Rechtsgebiet: Zivilrecht
Rechtstipp vom 25.07.2008
(Val) Die deutschen Vorschriften des internationalen Privatrechts müssen an eine EU-Verordnung angepasst werden, die Mitte Januar 2009 in Kraft tritt. Um das Zusammenwirken von gemeinschaftsrechtlichen und nationalen Regelungen klar herauszustellen, hat die Bundesregierung einen Gesetzentwurf (BT-Drs. 16/9995) vorgelegt.

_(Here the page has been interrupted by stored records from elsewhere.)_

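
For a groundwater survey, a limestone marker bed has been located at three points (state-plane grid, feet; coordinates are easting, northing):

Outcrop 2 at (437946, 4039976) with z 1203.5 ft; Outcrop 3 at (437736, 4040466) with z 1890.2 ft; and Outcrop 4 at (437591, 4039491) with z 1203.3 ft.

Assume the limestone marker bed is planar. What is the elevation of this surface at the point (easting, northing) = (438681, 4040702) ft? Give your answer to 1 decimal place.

Let the plane be z = a·easting + b·northing + c.
Outcrop 3−Outcrop 2: −210a + 490b = 686.7;  Outcrop 4−Outcrop 2: −355a − 485b = −0.2.
Solving gives a = −1.207220812, b = 0.884048223.
Then c = 1203.5 − a·437946 − b·4039976 = −3041632.58.
At (438681, 4040702): z = −529584.8 + 3572175.4 − 3041632.58 = 958.0 ft.

958.0 ft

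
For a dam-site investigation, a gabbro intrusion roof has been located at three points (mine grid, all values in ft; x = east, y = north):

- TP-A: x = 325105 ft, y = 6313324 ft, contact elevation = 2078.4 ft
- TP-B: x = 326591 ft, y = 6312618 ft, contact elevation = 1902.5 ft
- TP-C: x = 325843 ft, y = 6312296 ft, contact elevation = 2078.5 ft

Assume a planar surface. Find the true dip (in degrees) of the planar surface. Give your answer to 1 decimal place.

Let the plane be z = a·x + b·y + c.
TP-B−TP-A: 1486a − 706b = −175.9;  TP-C−TP-A: 738a − 1028b = 0.1.
Solving gives a = −0.17971, b = −0.12911.
Gradient magnitude |∇z| = √(a² + b²) = √(0.03230 + 0.01667) = 0.22129.
True dip = arctan(0.22129) = 12.5°, dipping toward NE (azimuth ≈ 054°).

12.5°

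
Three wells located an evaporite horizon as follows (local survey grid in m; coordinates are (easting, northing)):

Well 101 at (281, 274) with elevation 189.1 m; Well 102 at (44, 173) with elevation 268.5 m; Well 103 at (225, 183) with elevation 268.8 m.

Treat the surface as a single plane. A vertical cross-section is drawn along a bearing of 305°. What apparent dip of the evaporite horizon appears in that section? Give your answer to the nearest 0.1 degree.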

Aufgrund der sich abzeichnenden Vergemeinschaftung des internationalen Privatrechts werde der Rechtsanwender in zunehmendem Maße vorrangig gemeinschaftlichrechtliche Regelungen anzuwenden haben, erläutert die Regierung. Um diesen Paradigmenwechsel für jedermann deutlich sichtbar zu machen, solle an die Spitze der Vorschriften für diesen Bereich im Einführungsgesetz zum Bürgerlichen Gesetzbuch ein neu gefasster Artikel eingefügt werden, um die Existenz und den Vorrang der gemeinschaftlichen Rechtsakte noch klarer herauszustellen, als dies im geltenden Recht der Fall sei.